Le devin s’interrompit brusquement, et la voix changée :

— Mademoiselle, dit-il, je ne puis rien ajouter à mes paroles. Je crains de ne pas vous avoir satisfaite.

Mlle Roberty leva sur son interlocuteur ses grands yeux noirs pleins d’intelligence et de feu.

— Je sens que vous n’avez pas la possibilité d’en dire davantage, monsieur, fit-elle, et je devine confusément pourquoi. Je commence à croire au destin ; il nous mène et nous devons le subir. Je prévois, d’après vos réticences, que le mien sera court.

— Précisément, mademoiselle, je l’ignore, et voilà ce qui me trouble. D’un côté, je vous vois vivant longuement et heureusement auprès de… celui qui occupe votre esprit ; de l’autre, je… Enfin rappelez-vous ceci : un grand voyage, une traversée de plusieurs jours… ce n’est pas la mer que je redoute, c’est l’eau… l’eau perverse sous son calme apparent. Si vous traversez ce danger et en sortez victorieuse, le bonheur complet viendra ensuite.

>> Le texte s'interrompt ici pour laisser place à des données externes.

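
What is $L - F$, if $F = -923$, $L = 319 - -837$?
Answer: $2079$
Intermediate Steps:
$L = 1156$ ($L = 319 + 837 = 1156$)
$L - F = 1156 - -923 = 1156 + 923 = 2079$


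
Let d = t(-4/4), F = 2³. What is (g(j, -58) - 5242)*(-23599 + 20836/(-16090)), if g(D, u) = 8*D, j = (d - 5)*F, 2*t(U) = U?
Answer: 1062101302562/8045 ≈ 1.3202e+8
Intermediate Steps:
t(U) = U/2
F = 8
d = -½ (d = (-4/4)/2 = (-4*¼)/2 = (½)*(-1) = -½ ≈ -0.50000)
j = -44 (j = (-½ - 5)*8 = -11/2*8 = -44)
(g(j, -58) - 5242)*(-23599 + 20836/(-16090)) = (8*(-44) - 5242)*(-23599 + 20836/(-16090)) = (-352 - 5242)*(-23599 + 20836*(-1/16090)) = -5594*(-23599 - 10418/8045) = -5594*(-189864373/8045) = 1062101302562/8045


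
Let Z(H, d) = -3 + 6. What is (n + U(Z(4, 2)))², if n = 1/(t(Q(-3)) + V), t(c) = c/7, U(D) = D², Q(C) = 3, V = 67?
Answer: 18105025/222784 ≈ 81.267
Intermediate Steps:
Z(H, d) = 3
t(c) = c/7 (t(c) = c*(⅐) = c/7)
n = 7/472 (n = 1/((⅐)*3 + 67) = 1/(3/7 + 67) = 1/(472/7) = 7/472 ≈ 0.014831)
(n + U(Z(4, 2)))² = (7/472 + 3²)² = (7/472 + 9)² = (4255/472)² = 18105025/222784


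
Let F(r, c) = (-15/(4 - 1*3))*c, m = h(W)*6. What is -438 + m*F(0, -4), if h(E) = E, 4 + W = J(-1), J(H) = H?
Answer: -2238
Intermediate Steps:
W = -5 (W = -4 - 1 = -5)
m = -30 (m = -5*6 = -30)
F(r, c) = -15*c (F(r, c) = (-15/(4 - 3))*c = (-15/1)*c = (-15*1)*c = -15*c)
-438 + m*F(0, -4) = -438 - (-450)*(-4) = -438 - 30*60 = -438 - 1800 = -2238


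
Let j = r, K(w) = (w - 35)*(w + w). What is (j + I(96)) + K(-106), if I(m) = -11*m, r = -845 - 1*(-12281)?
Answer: 40272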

Magda prit congé, et rentra chez son père toute soucieuse. Le point d’interrogation qu’elle avait sans cesse devant les yeux, personne, décidément n’y pourrait répondre. L’avenir n’est point un livre ouvert dans lequel il soit permis de lire à volonté. Parfois peut-être une page se détache de l’ombre, quelques lignes apparaissent, suffisantes pour nous angoisser, puis le livre se referme. Il faut attendre… il faut attendre…

Et pour Magda l’heure n’était point encore venue.